Corporations Have to Confront ‘NIMBY’ Opposition Head On

Reuters recently reported that Wal-Mart was mounting a "tough
new public relations strategy" to counter its critics. This
development represents more than another interesting chapter in how
the world's largest retailer is confronting the challenges of being
Fortune's Most Admired Company and, at the same time, what Playboy
calls the "epicenter of retailing's evil empire." It's the latest
chapter in a saga that began with so-called NIMBY (Not In My
Backyard) opposition to big-box stores and has now grown into a
conflagration involving wages and benefits, allegations of sex
discrimination, global manufacturing practices, and pressure on
suppliers.

Rare is the large organization that doesn't find itself playing
catch-up when a bloc of determined and scrappy opponents begins to
knock the company's motives and throw sand into the gears of the
company's plans for expansion.

The term "NIMBY" has been around since the early-1980s, yet it
remains one of the least-understood management challenges for three
important reasons: First, because proponents of local projects too
often lapse into NIMBY name-calling without truly understanding the
rational and emotional factors underlying opposition. Second,
because proponents almost always underestimate the resourcefulness
of their NIMBY opponents. And, finally, because there is so little
research, and very few resources, available to the practitioner. So
much time is spent reinventing the anti-NIMBY wheel.

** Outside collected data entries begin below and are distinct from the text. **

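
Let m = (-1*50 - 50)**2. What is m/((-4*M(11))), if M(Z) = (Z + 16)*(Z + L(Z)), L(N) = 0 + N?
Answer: -1250/297 ≈ -4.2088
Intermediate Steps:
m = 10000 (m = (-50 - 50)**2 = (-100)**2 = 10000)
L(N) = N
M(Z) = 2*Z*(16 + Z) (M(Z) = (Z + 16)*(Z + Z) = (16 + Z)*(2*Z) = 2*Z*(16 + Z))
m/((-4*M(11))) = 10000/((-8*11*(16 + 11))) = 10000/((-8*11*27)) = 10000/((-4*594)) = 10000/(-2376) = 10000*(-1/2376) = -1250/297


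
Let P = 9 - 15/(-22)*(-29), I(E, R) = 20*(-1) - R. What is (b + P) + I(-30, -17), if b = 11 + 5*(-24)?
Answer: -2701/22 ≈ -122.77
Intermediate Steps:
I(E, R) = -20 - R
b = -109 (b = 11 - 120 = -109)
P = -237/22 (P = 9 - 15*(-1/22)*(-29) = 9 + (15/22)*(-29) = 9 - 435/22 = -237/22 ≈ -10.773)
(b + P) + I(-30, -17) = (-109 - 237/22) + (-20 - 1*(-17)) = -2635/22 + (-20 + 17) = -2635/22 - 3 = -2701/22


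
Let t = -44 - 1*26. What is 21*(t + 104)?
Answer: 714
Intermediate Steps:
t = -70 (t = -44 - 26 = -70)
21*(t + 104) = 21*(-70 + 104) = 21*34 = 714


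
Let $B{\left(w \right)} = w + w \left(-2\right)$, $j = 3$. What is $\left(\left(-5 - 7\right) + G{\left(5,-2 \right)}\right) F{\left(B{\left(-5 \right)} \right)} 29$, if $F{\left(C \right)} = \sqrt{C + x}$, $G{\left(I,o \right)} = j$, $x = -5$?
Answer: $0$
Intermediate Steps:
$G{\left(I,o \right)} = 3$
$B{\left(w \right)} = - w$ ($B{\left(w \right)} = w - 2 w = - w$)
$F{\left(C \right)} = \sqrt{-5 + C}$ ($F{\left(C \right)} = \sqrt{C - 5} = \sqrt{-5 + C}$)
$\left(\left(-5 - 7\right) + G{\left(5,-2 \right)}\right) F{\left(B{\left(-5 \right)} \right)} 29 = \left(\left(-5 - 7\right) + 3\right) \sqrt{-5 - -5} \cdot 29 = \left(-12 + 3\right) \sqrt{-5 + 5} \cdot 29 = - 9 \sqrt{0} \cdot 29 = \left(-9\right) 0 \cdot 29 = 0 \cdot 29 = 0$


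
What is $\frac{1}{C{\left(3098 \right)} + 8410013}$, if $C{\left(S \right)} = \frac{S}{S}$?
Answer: $\frac{1}{8410014} \approx 1.1891 \cdot 10^{-7}$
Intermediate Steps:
$C{\left(S \right)} = 1$
$\frac{1}{C{\left(3098 \right)} + 8410013} = \frac{1}{1 + 8410013} = \frac{1}{8410014}$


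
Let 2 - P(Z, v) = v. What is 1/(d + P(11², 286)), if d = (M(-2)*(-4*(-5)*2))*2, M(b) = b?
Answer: -1/444 ≈ -0.0022523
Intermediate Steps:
P(Z, v) = 2 - v
d = -160 (d = -2*(-4*(-5))*2*2 = -40*2*2 = -2*40*2 = -80*2 = -160)
1/(d + P(11², 286)) = 1/(-160 + (2 - 1*286)) = 1/(-160 + (2 - 286)) = 1/(-160 - 284) = 1/(-444) = -1/444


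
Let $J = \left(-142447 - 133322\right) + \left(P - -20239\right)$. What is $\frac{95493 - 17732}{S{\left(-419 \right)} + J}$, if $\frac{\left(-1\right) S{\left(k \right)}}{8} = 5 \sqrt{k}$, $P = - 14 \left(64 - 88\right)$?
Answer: $- \frac{9922070317}{32562324018} + \frac{777610 i \sqrt{419}}{16281162009} \approx -0.30471 + 0.00097765 i$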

Here are some key findings from recent NIMBY skirmishes:

Understand - truly understand - your opponents...even if you
can't stand them
. Many project proponents - developers,
government agency heads, CEOs - operate in "gentlemanly"
environments where different points of view may be aired, but
within the constraints of civility. It rarely gets personal. Truly
effective opponents will get personal with your clients very
quickly, attacking them by name, exposing their salaries,
criticizing the fact that they don't live in the affected
community. These tactics are designed to drive your client crazy,
and they often work.

As practitioners, it's our job to find out just what opponents
find so offensive about the proposed development, even if they have
succeeded in causing your client to sputter at the mere mention of
their name. Has the client slipped up or broken promises in the
past? Is yours the latest in a series of developments that really
has changed the character of a town or a neighborhood? Do truly
credible people sit on the other side of the debate?

Likewise, it's rare to find community opposition to a project
that argues its point at two levels - the lofty, legalistic, and
process arguments that appeal to reason (and are often expressed on
the record), and the emotional, fear-driven arguments that are
necessary to keep the group motivated and recruit more supporters.
A good communicator will make an unbiased decision and present all
of this effectively to the client, even if the client is hell-bent
on breaking ground right away.

Underestimating the opposition is death. When an
opposition group materializes - through flyers, a Web site, a press
release - the first (and worst) thing project proponents often do
is to respond incrementally. Project managers, who are already
stressed, are given additional community and governmental relations
responsibilities. Often, they're quickly overwhelmed by the
guerilla-like nature of opponents' tactics. They're caught
off-guard by pitched messages that skirt the truth or characterize
the company's motives. They're sometimes bamboozled when issues
that seemingly have little to do with the project at hand rise to
the top of the agenda.

Again, as practitioners, we need to nip in the bud any tendency
to dismiss opponents as "crazies," "little old ladies in tennis
shoes, " "NIMBYs," and the like. Dismissing them out of hand is not
only arrogant, it's dangerous.

Focus your client on the need to deal with the opposition's
messages at two levels: the appeals to the public interest that are
stated on the record (arguing points of law, process, and that
there is a better way to achieve the project's goals - elsewhere)
and those that represent "red meat" to the troops, that often
appeal to fear and prejudice but are inevitable given the need to
keep people motivated and to recruit new members.

You'll never succeed without a real campaign. And the
campaign for a project's success never really ends.
Your client
needs to understand that his project will take more time than he
thinks and cost more money than he's planning for. From the very
beginning, focus the client on playing offense, which takes
discipline and resources. It's your job to organize a real
campaign. That means opinion research to gauge how key demographics
of the community feel about aspects of the project. It means
building support committees that will attend the very same council
and planning commission meetings that the opponents attend. It
means a media relations plan. Lobbying. Formal and informal
presentations. Research. And a Web site that can serve as the
"go-to" source for information and chat.

However, the campaign does not end when the project is approved,
or even when it opens for business. The more pitched the battle for
approval, the longer the "wait and see" period will be when
remnants of the opposition will serve as watchdogs, ready to point
out any breach of any agreement made to secure support. This
requires the client to be vigilant in its communications and to
adhere to the letter of such agreements.